Moraes defende regulamentação de redes sociais na abertura do Fórum de Lisboa
Ministro do STF destaca que uso criminoso das plataformas ameaça a democracia

Durante a abertura do 14º Fórum de Lisboa, o ministro do Supremo Tribunal Federal, Alexandre de Moraes, enfatizou a necessidade de regulamentar as plataformas digitais, alertando que o uso criminoso dessas redes representa um risco à democracia.
O evento, conhecido como ‘Gilmarpalooza’, reuniu diversas autoridades e especialistas em Portugal. Moraes argumentou que a liberdade de expressão não pode servir como pretexto para práticas ilegais. 'Se o abuso criminoso da suposta liberdade de expressão comprometer a democracia, perderemos tanto a democracia quanto a liberdade de expressão', afirmou.
✨ Moraes criticou a ausência de responsabilização nas plataformas, que não podem ser vistas como 'terras sem lei'.
Ele destacou os perigos que as redes sociais representam, citando casos de incentivo ao suicídio entre jovens e a propagação de discursos de ódio. 'Não é aceitável que estas plataformas continuem sem regras efetivas de controle sobre conteúdos prejudiciais', completou.
Moraes fez referência ao Papa Leão XIV para argumentar que as novas tecnologias não são neutras, necessitando de supervisão adequada.
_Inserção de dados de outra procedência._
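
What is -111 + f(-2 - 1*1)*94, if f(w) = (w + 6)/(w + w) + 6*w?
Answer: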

Para ele, o Brasil está na vanguarda do debate mundial sobre a regulação das redes sociais, dado o imenso potencial de suas decisões judiciais e da discussão legislativa sobre o tema.
Gilmar Mendes, decano do STF, também abordou a necessidade de regulamentação durante sua fala, afirmando que o poder concentrado nas grandes tecnologias exige novas práticas de controle. Mendes disse que as questões digitais e de inteligência artificial devem ser vistas como fundamentais para a manutenção do regime democrático.
O Fórum de Lisboa deste ano discute o tema 'Nova ordem internacional, tecnologia e soberania: desafios democráticos, econômicos e sociais'. O encontro, que ocorre até o dia 3, reúne mais de 450 participantes de diversas partes do mundo para debater questões de governança e democracia.
Além disso, está prevista a continuidade do julgamento sobre a responsabilidade das plataformas digitais por seus conteúdos, com a retomada das discussões marcada para 10 de junho. Essa decisão do STF ampliará as obrigações das empresas em relação a conteúdos ilícitos postados em suas redes, um tema que está no cerne de debates recentes sobre regulação digital.